Yields and the setback rose again this week after Federal Reserve Chairman Jerome Powell said the central bank was unlikely to intensify bond purchases to allay fears of a sudden rise in US economy inflation from the Covid-19.

While gold has been touted for decades and used as a hedge against inflation, the quality has been played out by markets for months. It remains to be seen whether Biden’s stimulus bill will give him the chance next week.

Oil price and market collection

The trade in New York, the benchmark for US crude oil, made a final trade of $ 66.26 on Friday. It officially settled the session at $ 66.09, $ 2.26, or 3.5%, on the day. For the week, WTI rose nearly 7.5%. It also reached a 13-month high of $ 66.40.

Trading in London, the global benchmark for oil, made a final trade of $ 69.54 a barrel on Friday.

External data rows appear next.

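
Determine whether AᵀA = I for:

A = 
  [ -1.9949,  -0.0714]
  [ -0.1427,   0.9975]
No

AᵀA = 
  [  4,   0.0001]
  [  0.0001,   1.0001]
≠ I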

This officially increased the session to $ 69.36, up $ 2.62 or 4% on the day. For the week, it was almost 5% higher and also reached a 13-month high of $ 69.57.

New York traders made a final trade of $ 2,075 a barrel on Friday. It had previously risen to $ 2,065 per liter and closed the first week above the $ 1-liter range since the $ 2,047 settlement for the week ended May 10, 2019. For the week, RBOB gasoline rose 10% and to nearly 47 % increased -date rally.

Energy calendar in advance

Monday 8 March

Private Cushing Stocks

Tuesday 9 March

weekly report on oil supplies.

Wednesday 10 March

EIA weekly report on
EIA weekly report on
EIA weekly report on

Thursday 11 March

EIA weekly report on

Friday 12 March

Baker Hughes weekly survey on

Gold price and market collection

on New York’s Comex on Friday made a final trade of $ 1,698. This officially closed the session at $ 1.10 or less than 0.1% at $ 1,701.80 per ounce. For the week, however, it fell by 1.5%, extending last week’s drop by 2.7% and the previous week’s drop of 2.5%. During Friday’s session, it dropped to $ 1,684.05 – the lowest price since April 2020 for a standard gold contract.

, reflecting real-time trading in bullying, rose to $ 1,699.92, up $ 2.49 or 0.2% higher. For the week, it lost 1.9%, extending last week’s decline by 2.7% and the previous week’s decline by 2.3%. Hedge funds and other money managers sometimes rely more on the spot price than futures contracts to determine the direction in gold.

Disclaimer: Barani Krishnan does not hold a position in the commodities and securities he writes about.